Un contrat renouvelé – avec la solution qualifiée de timbres fiscaux augmentés par l’Organisation mondiale de la Santé (OMS) – en plein cœur de la Silicon Valley en 2010 qui aurait permis, selon les autorités californiennes, de générer 133 millions de dollars supplémentaires par an en taxes d’accise. En 2009, sa technologie a aussi séduit l’État du Massachusetts, qui affirme collecter chaque année près de 600 millions de dollars de revenus de droit d’accise, puis plus récemment, l’État du Michigan, pour un contrat de marquage fiscal des produits à très fortes taxes d’accise, courant depuis la fin de l’année 2021 jusqu’à 2027.

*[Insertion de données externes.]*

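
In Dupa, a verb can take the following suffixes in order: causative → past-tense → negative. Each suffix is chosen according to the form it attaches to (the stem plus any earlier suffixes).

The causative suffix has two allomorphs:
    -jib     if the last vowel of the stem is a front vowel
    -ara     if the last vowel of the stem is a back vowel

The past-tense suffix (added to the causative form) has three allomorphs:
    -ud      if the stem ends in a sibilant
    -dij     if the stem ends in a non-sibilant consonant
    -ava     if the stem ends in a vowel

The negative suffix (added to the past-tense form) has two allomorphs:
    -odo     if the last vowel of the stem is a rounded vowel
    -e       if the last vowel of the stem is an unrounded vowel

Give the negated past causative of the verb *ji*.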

En Afrique, les premiers retours d’expérience sur les timbres fiscaux augmentés sont aussi encourageants et SICPA peut se targuer d’être implanté dans plusieurs pays, particulièrement stratégiques. Un rapport du ministère de l’Économie et des Finances du Togo, daté de 2021, souligne une augmentation de 35 % de la collecte des droits d’accise pour les bières et le tabac depuis le déploiement de son système. En Afrique de l’Est, la Tanzanie a déployé SICPATRACE en 2019 et a constaté, en trois ans, une augmentation de 60 % des recettes des droits d’accise sur les bières, vins et spiritueux. Au Kenya, un rapport de la Banque mondiale a salué une augmentation notable des recettes fiscales sur le tabac, depuis le déploiement d’un système de timbres fiscaux sur les produits à taxe d’accise. A terme, les États africains espèrent à la fois une chute du commerce de contrebande et de ses effets délétères, mais aussi une hausse continue de leurs collectes de taxe d’accise. Une aubaine dans un contexte économique tendu.